Blending a Flipped Classroom

Interesting that the buzz around the ‘flipped’ classroom is taking off in Secondary education again, partly due to the Khan Academy channel on You Tube (see Salman Khan’s TED talk) but also the blog articles (such as Donald Clark’s here, Karl Fisch’s here and this one that rightly discusses pedagogy approaches). We can’t ignore the video devices that are more accessible and cheaper than ever before too but let’s not forget that we have a discerning media savvy audience out there too. Sure they may give a few extra seconds to an expertly screen-casted explanation of geometry & fractions but I can recall the ‘math rapper’ with her baseball cap doing equally creative and stimulating stuff on You Tube quite a few years ago.

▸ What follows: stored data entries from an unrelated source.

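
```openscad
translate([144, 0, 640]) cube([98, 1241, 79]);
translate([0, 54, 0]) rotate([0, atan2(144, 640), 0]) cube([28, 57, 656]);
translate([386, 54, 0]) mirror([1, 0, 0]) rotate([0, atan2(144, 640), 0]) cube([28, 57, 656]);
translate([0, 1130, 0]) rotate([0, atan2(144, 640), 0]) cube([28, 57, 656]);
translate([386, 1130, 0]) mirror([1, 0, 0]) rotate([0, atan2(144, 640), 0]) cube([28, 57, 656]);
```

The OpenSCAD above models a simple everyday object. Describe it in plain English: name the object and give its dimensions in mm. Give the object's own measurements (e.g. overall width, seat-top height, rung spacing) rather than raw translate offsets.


A sawhorse. A 98×1241×79 mm beam (x, y, z) sits on two A-frame leg pairs. Each pair is two raked legs of 28×57 mm section (57 mm along y) splaying symmetrically in x. Each leg rises 640 mm vertically over 144 mm of horizontal reach and is 656 mm long along its own axis. Every leg's outer bottom edge rests on the floor and its outer top edge meets a bottom edge of the beam — the left legs (tilting toward +x) meet the beam's −x bottom edge, the right legs (their mirror images, tilting toward −x) meet its +x bottom edge — so the leg tops tuck under the beam, the beam's underside is 640 mm above the floor, and the feet are 386 mm apart outside-to-outside with the beam centred between them. The two leg pairs are set in 54 mm from either end of the beam.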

There are quite a few articles contradicting the use of the flipped classroom technique too (such as this and this). For someone who has experimented for over 3 years with video-enhanced learning through the use of a TV Studio – you can read my e-book here on Videocasting to the Natives, I have to advocate that flipped only works when blended. The process I outlined here in this post. It needs a successful delivery method (in the post’s case I argued for the free Google Apps suite) but have since developed a web site with ‘channels of communication’ here. Pedagogically, the use of Laurillard’s Conversational Framework helps to structure and motivate the learning and Salmon’s 5 Stages can be adapted to scaffold-up the stages of learning. Using the studio helped the learners become co-creators of the method of the learning (they made programmes about math concepts as well as other subjects not just watching screencasts). The teachers too produced a much higher quality of learning resource with an authentic professional feel (see our Hands On Maths site to keep the math-bias going).

As Scott McLeod¹, one of the nation’s leading thinkers on educational technology and the director of the UCEA Center for the Advanced Study of Technology Leadership in Education, observes, the “reason Sal Khan is so visible right now is that nobody did this instead. It would have been great if the National Council of Teachers of Mathematics had been doing this, but someone from the outside had to fill the vacuum.” His guidance to educators: “Start making!”. This counts for the students too though and they won’t do it unassisted.